While E. coli outbreaks are as frequent as the change in season, most don’t sustain long-term damage for a brand. For Chipotle, however, the outbreak resulted in diving stock prices and equally plummeting public opinion. Perhaps most surprisingly, it had little to do with fear of contamination.
Rather, it was Chipotle’s lack of leadership around the crisis that turned off consumers. Chipotle has passed the buck on their bad burritos to everyone from suppliers to media coverage for their sinking stock and negative consumer views in light of the crisis.. This isn’t the first time Chipotle has made a branding misstep either.
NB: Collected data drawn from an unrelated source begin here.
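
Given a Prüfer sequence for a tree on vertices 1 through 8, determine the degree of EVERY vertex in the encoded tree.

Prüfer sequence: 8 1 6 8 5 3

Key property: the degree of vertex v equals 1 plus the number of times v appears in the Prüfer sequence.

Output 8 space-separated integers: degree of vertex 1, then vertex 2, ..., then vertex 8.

p_1 = 8: count[8] becomes 1
p_2 = 1: count[1] becomes 1
p_3 = 6: count[6] becomes 1
p_4 = 8: count[8] becomes 2
p_5 = 5: count[5] becomes 1
p_6 = 3: count[3] becomes 1
Degrees (1 + count): deg[1]=1+1=2, deg[2]=1+0=1, deg[3]=1+1=2, deg[4]=1+0=1, deg[5]=1+1=2, deg[6]=1+1=2, deg[7]=1+0=1, deg[8]=1+2=3

Answer: 2 1 2 1 2 2 1 3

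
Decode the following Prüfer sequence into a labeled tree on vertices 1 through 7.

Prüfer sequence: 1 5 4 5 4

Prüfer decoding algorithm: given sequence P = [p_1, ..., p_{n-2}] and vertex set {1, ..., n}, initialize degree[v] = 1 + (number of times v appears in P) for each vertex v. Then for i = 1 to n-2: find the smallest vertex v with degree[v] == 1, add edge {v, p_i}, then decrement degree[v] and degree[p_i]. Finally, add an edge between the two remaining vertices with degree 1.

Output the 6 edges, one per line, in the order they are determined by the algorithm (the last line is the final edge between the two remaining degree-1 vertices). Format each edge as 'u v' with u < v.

Initial degrees: {1:2, 2:1, 3:1, 4:3, 5:3, 6:1, 7:1}
Step 1: smallest deg-1 vertex = 2, p_1 = 1. Add edge {1,2}. Now deg[2]=0, deg[1]=1.
Step 2: smallest deg-1 vertex = 1, p_2 = 5. Add edge {1,5}. Now deg[1]=0, deg[5]=2.
Step 3: smallest deg-1 vertex = 3, p_3 = 4. Add edge {3,4}. Now deg[3]=0, deg[4]=2.
Step 4: smallest deg-1 vertex = 6, p_4 = 5. Add edge {5,6}. Now deg[6]=0, deg[5]=1.
Step 5: smallest deg-1 vertex = 5, p_5 = 4. Add edge {4,5}. Now deg[5]=0, deg[4]=1.
Final: two remaining deg-1 vertices are 4, 7. Add edge {4,7}.

Answer: 1 2
1 5
3 4
5 6
4 5
4 7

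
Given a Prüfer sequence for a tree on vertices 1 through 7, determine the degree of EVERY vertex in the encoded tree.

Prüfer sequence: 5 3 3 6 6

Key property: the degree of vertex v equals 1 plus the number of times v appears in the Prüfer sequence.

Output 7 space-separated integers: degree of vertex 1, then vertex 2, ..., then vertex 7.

p_1 = 5: count[5] becomes 1
p_2 = 3: count[3] becomes 1
p_3 = 3: count[3] becomes 2
p_4 = 6: count[6] becomes 1
p_5 = 6: count[6] becomes 2
Degrees (1 + count): deg[1]=1+0=1, deg[2]=1+0=1, deg[3]=1+2=3, deg[4]=1+0=1, deg[5]=1+1=2, deg[6]=1+2=3, deg[7]=1+0=1

Answer: 1 1 3 1 2 3 1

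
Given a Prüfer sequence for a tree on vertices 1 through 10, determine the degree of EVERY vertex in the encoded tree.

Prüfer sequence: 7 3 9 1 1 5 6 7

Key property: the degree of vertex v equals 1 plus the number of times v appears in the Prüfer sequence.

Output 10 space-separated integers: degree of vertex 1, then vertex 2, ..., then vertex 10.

Answer: 3 1 2 1 2 2 3 1 2 1

Derivation:
p_1 = 7: count[7] becomes 1
p_2 = 3: count[3] becomes 1
p_3 = 9: count[9] becomes 1
p_4 = 1: count[1] becomes 1
p_5 = 1: count[1] becomes 2
p_6 = 5: count[5] becomes 1
p_7 = 6: count[6] becomes 1
p_8 = 7: count[7] becomes 2
Degrees (1 + count): deg[1]=1+2=3, deg[2]=1+0=1, deg[3]=1+1=2, deg[4]=1+0=1, deg[5]=1+1=2, deg[6]=1+1=2, deg[7]=1+2=3, deg[8]=1+0=1, deg[9]=1+1=2, deg[10]=1+0=1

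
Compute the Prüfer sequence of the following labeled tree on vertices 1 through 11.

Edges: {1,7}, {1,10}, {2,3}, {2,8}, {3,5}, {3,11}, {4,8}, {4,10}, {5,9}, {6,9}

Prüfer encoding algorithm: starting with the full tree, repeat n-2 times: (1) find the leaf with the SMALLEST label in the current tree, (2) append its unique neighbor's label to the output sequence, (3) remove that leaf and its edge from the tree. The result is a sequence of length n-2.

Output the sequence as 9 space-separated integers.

Step 1: leaves = {6,7,11}. Remove smallest leaf 6, emit neighbor 9.
Step 2: leaves = {7,9,11}. Remove smallest leaf 7, emit neighbor 1.
Step 3: leaves = {1,9,11}. Remove smallest leaf 1, emit neighbor 10.
Step 4: leaves = {9,10,11}. Remove smallest leaf 9, emit neighbor 5.
Step 5: leaves = {5,10,11}. Remove smallest leaf 5, emit neighbor 3.
Step 6: leaves = {10,11}. Remove smallest leaf 10, emit neighbor 4.
Step 7: leaves = {4,11}. Remove smallest leaf 4, emit neighbor 8.
Step 8: leaves = {8,11}. Remove smallest leaf 8, emit neighbor 2.
Step 9: leaves = {2,11}. Remove smallest leaf 2, emit neighbor 3.
Done: 2 vertices remain (3, 11). Sequence = [9 1 10 5 3 4 8 2 3]

Answer: 9 1 10 5 3 4 8 2 3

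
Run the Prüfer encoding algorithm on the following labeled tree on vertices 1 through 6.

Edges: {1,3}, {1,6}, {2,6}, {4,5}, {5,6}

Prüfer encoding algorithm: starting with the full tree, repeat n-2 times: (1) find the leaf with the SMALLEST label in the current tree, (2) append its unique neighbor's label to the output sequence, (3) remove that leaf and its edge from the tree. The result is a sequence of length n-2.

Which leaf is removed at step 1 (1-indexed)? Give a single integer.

Step 1: current leaves = {2,3,4}. Remove leaf 2 (neighbor: 6).

Answer: 2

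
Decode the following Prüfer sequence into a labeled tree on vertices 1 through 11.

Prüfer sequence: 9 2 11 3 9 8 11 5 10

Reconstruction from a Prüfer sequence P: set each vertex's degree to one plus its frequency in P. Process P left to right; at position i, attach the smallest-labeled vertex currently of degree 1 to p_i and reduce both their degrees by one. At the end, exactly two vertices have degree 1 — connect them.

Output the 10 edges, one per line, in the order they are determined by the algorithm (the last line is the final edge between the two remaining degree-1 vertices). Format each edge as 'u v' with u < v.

Initial degrees: {1:1, 2:2, 3:2, 4:1, 5:2, 6:1, 7:1, 8:2, 9:3, 10:2, 11:3}
Step 1: smallest deg-1 vertex = 1, p_1 = 9. Add edge {1,9}. Now deg[1]=0, deg[9]=2.
Step 2: smallest deg-1 vertex = 4, p_2 = 2. Add edge {2,4}. Now deg[4]=0, deg[2]=1.
Step 3: smallest deg-1 vertex = 2, p_3 = 11. Add edge {2,11}. Now deg[2]=0, deg[11]=2.
Step 4: smallest deg-1 vertex = 6, p_4 = 3. Add edge {3,6}. Now deg[6]=0, deg[3]=1.
Step 5: smallest deg-1 vertex = 3, p_5 = 9. Add edge {3,9}. Now deg[3]=0, deg[9]=1.
Step 6: smallest deg-1 vertex = 7, p_6 = 8. Add edge {7,8}. Now deg[7]=0, deg[8]=1.
Step 7: smallest deg-1 vertex = 8, p_7 = 11. Add edge {8,11}. Now deg[8]=0, deg[11]=1.
Step 8: smallest deg-1 vertex = 9, p_8 = 5. Add edge {5,9}. Now deg[9]=0, deg[5]=1.
Step 9: smallest deg-1 vertex = 5, p_9 = 10. Add edge {5,10}. Now deg[5]=0, deg[10]=1.
Final: two remaining deg-1 vertices are 10, 11. Add edge {10,11}.

Answer: 1 9
2 4
2 11
3 6
3 9
7 8
8 11
5 9
5 10
10 11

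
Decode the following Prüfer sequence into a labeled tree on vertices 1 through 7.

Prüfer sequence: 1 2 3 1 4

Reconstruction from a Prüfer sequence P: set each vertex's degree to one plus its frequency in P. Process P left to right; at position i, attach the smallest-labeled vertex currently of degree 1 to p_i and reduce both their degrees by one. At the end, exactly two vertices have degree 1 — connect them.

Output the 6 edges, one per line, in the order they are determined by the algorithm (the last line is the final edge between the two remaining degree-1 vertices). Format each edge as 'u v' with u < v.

Initial degrees: {1:3, 2:2, 3:2, 4:2, 5:1, 6:1, 7:1}
Step 1: smallest deg-1 vertex = 5, p_1 = 1. Add edge {1,5}. Now deg[5]=0, deg[1]=2.
Step 2: smallest deg-1 vertex = 6, p_2 = 2. Add edge {2,6}. Now deg[6]=0, deg[2]=1.
Step 3: smallest deg-1 vertex = 2, p_3 = 3. Add edge {2,3}. Now deg[2]=0, deg[3]=1.
Step 4: smallest deg-1 vertex = 3, p_4 = 1. Add edge {1,3}. Now deg[3]=0, deg[1]=1.
Step 5: smallest deg-1 vertex = 1, p_5 = 4. Add edge {1,4}. Now deg[1]=0, deg[4]=1.
Final: two remaining deg-1 vertices are 4, 7. Add edge {4,7}.

Answer: 1 5
2 6
2 3
1 3
1 4
4 7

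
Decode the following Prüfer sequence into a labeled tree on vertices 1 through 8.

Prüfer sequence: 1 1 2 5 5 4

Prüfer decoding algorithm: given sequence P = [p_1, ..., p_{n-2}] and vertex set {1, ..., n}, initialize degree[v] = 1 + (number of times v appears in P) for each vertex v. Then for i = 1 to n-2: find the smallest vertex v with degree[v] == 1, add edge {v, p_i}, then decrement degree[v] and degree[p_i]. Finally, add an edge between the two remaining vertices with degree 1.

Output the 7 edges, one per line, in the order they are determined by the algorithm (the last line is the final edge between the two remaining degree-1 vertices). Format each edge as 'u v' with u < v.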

In 2013 the company faked a twitter hack as a marketing ploy and it bombed terribly.
But as leadership expert Simon Sinek says, “Great leaders don’t blame the tools they are given. They sharpen them.” In the past, Chipotle promised changes in their food safety, but didn’t follow through.
Yesterday, Chipotle finally released an apology and, unsurprisingly, their stock jumped back up five percent by the end of the day. During his apologetic Today Show appearance, founder and co-CEO Steve Ells announced the chain was going to adopt new food safety procedures “above industry norms.”
Unlike passing blame, acknowledging accountability could actually improve the brand’s stock. Entrepreneurship expert Chris Guillebeau says that the best way to build brand loyalty is to do more than a customer asks for. Chipotle originally became a darling by providing fast casual Tex-Mex at a new level of food quality and setting the bar for natural ingredients. In order to regain their sense of innovativeness, going above industry norms with safety and not just sourcing could be key to saving their brand. The rebounds of giants like Starbucks show that humility can do more than just return a brand back to its polished state, it can make it even more beloved than before.